Jonathan Bachman/Associated Press
A game at LSU should be on any college football fan's bucket list.
Call it Death Valley. Call it Deaf Valley. It doesn’t matter. Tiger Stadium is loud, and it is one of the most intimidating stadiums in college football, as anyone who has ventured to Baton Rouge to face off with LSU can attest to.
As LSU has become one of college football’s elite programs in the past 15 years, Tiger Stadium has gotten bigger and louder. The stadium’s capacity has increased five times since 1999, going from 79,940 to 102,321 following an $80 million south end zone expansion that was completed in 2014. Last fall, LSU attracted at least 100,338 fans to all seven home games, including three capacity crowds.
It isn't easy attracting quality opponents, either. LSU athletic director Joe Alleva told ESPN Radio 104.5 in Baton Rouge he has trouble making home-and-home series with big-time foes (via The Advocate).

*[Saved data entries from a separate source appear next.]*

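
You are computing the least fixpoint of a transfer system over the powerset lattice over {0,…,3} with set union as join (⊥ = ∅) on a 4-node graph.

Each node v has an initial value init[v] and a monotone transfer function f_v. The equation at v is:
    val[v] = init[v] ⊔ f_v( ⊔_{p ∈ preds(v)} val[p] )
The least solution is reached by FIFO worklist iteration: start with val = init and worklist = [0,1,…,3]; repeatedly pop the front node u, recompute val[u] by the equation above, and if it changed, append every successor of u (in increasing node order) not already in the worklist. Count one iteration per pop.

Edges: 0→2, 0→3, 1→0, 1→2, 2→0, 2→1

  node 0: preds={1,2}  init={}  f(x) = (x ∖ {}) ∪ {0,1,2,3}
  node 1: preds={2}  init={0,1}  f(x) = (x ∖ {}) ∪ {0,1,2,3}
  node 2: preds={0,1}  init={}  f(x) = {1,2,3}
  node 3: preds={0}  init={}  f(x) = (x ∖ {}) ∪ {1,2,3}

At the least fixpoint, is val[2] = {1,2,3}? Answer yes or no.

yes

Trace (6 dequeues):
  [1] u=0 | in {0,1} | out {0,1,2,3} | prev {} | push {}
  [2] u=1 | in {} | out {0,1,2,3} | prev {0,1} | push {0}
  [3] u=2 | in {0,1,2,3} | out {1,2,3} | prev {} | push {1}
  [4] u=3 | in {0,1,2,3} | out {0,1,2,3} | prev {} | push {}
  [5] u=0 | in {0,1,2,3} | out {0,1,2,3} | ==
  [6] u=1 | in {1,2,3} | out {0,1,2,3} | ==

Converged values:
  [0] {0,1,2,3}
  [1] {0,1,2,3}
  [2] {1,2,3}
  [3] {0,1,2,3}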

"Teams don't want to come to Tiger Stadium and get their butts beat," he said. "That's just a fact of life. I'm being as blunt as I can be...they don't want to schedule losses."
And LSU’s fans are loud, proud and boisterous. They typically set up hours before home games, fueling up for the hotly anticipated kickoffs. Last fall, LSU was 5-2 at home, losing to Alabama and Mississippi State. The Bulldogs and Crimson Tide savored those victories. They know how tough wins are to come by in Baton Rouge.